Un’assenza che pesa, soprattutto se si considera che proprio il Movimento 5 Stelle — di cui Fico è stato uno dei volti istituzionali più coerenti — è nato sull’onda delle battaglie per l’ambiente, la legalità e la salute pubblica.
Secondo un’inchiesta di Fanpage.it, diversi attivisti storici come Alessandro Cannavacciuolo (Acerra) e Antonio Marfella (medico oncologo e voce storica del movimento) non sono stati coinvolti nel progetto politico, né come candidati né come consulenti presentandosi, così, altrove.
Le ragioni sembrano molteplici: equilibri interni, scelte di coalizione, la volontà di puntare su profili “nuovi” e civici. Ma il risultato è uno: la questione ambientale, in questa campagna elettorale, non ha un volto, né una voce forte.
Escludere gli ambientalisti da una lista che ambisce a rappresentare il cambiamento non è solo una scelta discutibile: è un errore simbolico.
La Campania non è una regione qualsiasi sul piano ecologico. Qui l’ambiente è salute, legalità, vita quotidiana.
Ignorare chi, per anni, ha dato corpo e voce a queste battaglie significa recidere un legame con quella parte di cittadinanza che più di tutte ha incarnato la richiesta di trasparenza e giustizia ambientale.
Molti attivisti denunciano l’assenza di un programma ambientale chiaro. Non bastano le frasi di rito su “sviluppo sostenibile” e “bonifiche”: servono impegni precisi su inceneritori, monitoraggi sanitari, fondi di risanamento.

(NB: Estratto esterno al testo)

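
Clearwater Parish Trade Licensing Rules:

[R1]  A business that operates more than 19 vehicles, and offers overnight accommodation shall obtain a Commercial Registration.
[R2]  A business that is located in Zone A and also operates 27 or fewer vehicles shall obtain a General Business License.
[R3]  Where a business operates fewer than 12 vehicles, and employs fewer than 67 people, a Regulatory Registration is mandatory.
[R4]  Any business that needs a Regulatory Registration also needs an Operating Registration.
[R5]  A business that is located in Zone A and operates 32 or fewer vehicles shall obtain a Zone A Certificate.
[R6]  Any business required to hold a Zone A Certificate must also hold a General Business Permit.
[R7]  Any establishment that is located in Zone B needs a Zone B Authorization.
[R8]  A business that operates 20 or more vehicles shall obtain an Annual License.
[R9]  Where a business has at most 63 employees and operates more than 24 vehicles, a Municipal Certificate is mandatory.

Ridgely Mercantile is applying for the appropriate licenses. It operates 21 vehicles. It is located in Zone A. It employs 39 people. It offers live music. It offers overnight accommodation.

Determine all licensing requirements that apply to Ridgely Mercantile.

[R1] vehicles 21 > 19; offers overnight accommodation → Commercial Registration required.
[R2] is located in Zone A; vehicles 21 ≤ 27 → General Business License required.
[R3] vehicles 21 ≥ 12; employees 39 < 67 → Regulatory Registration not required.
[R4] Regulatory Registration is not required → no effect.
[R5] is located in Zone A; vehicles 21 ≤ 32 → Zone A Certificate required.
[R6] Zone A Certificate is required → General Business Permit also required.
[R7] is located in Zone A (not: is located in Zone B) → Zone B Authorization not required.
[R8] vehicles 21 ≥ 20 → Annual License required.
[R9] employees 39 ≤ 63; vehicles 21 ≤ 24 → Municipal Certificate not required.

Annual License, Commercial Registration, General Business License, General Business Permit, Zone A Certificate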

E Acerra resta il simbolo della distanza tra le parole e i fatti: un territorio ancora ferito, con malattie oncologiche in aumento e cittadini costretti a convivere con l’odore dei rifiuti bruciati.
Per una coalizione che rivendica il contatto con la “società civile”, la mancanza di rappresentanti della Terra dei Fuochi è un paradosso evidente.
Quelli che un tempo erano i protagonisti delle piazze oggi guardano con disillusione alle urne, convinti che nessuno li rappresenti davvero.
La disaffezione rischia di tradursi in astensionismo o dispersione del voto ecologista, proprio in quei comuni dove il tema ambientale è vissuto ogni giorno sulla pelle.
E mentre i partiti rincorrono slogan, la realtà resta la stessa: le bonifiche procedono a rilento; il Patto per la Terra dei Fuochi resta sulla carta; le indagini epidemiologiche vengono aggiornate ma non risolte e la Corte europea dei diritti dell’uomo ha già condannato l’Italia per la mancata tutela della salute in queste aree.
Non si può parlare di “nuova politica” senza affrontare le vecchie ferite.
Non si può chiedere fiducia se si dimenticano le comunità che per prime hanno denunciato, documentato, resistito.
Se la lista di Fico vuole davvero rappresentare un modello alternativo, dovrà ricucire il dialogo con gli attivisti ambientali, inserire il tema come asse centrale del programma, e non come appendice di facciata.
La Terra dei Fuochi non è una metafora, è una realtà.
E non servono bandiere verdi o hashtag ecologisti per ricordarlo: servono persone competenti, radicate, credibili, capaci di parlare il linguaggio del territorio e non solo quello delle coalizioni.
Le regionali campane sono una grande occasione per ridefinire le priorità politiche del Mezzogiorno.
Ma finché la Terra dei Fuochi resterà fuori dalle liste, resterà anche fuori dai tavoli decisionali.
E allora, la Campania continuerà a essere la terra dei contrasti: dei roghi e delle promesse, delle liste civiche e delle omissioni.
Una terra che chiede voce, ma che troppo spesso viene ascoltata solo quando brucia.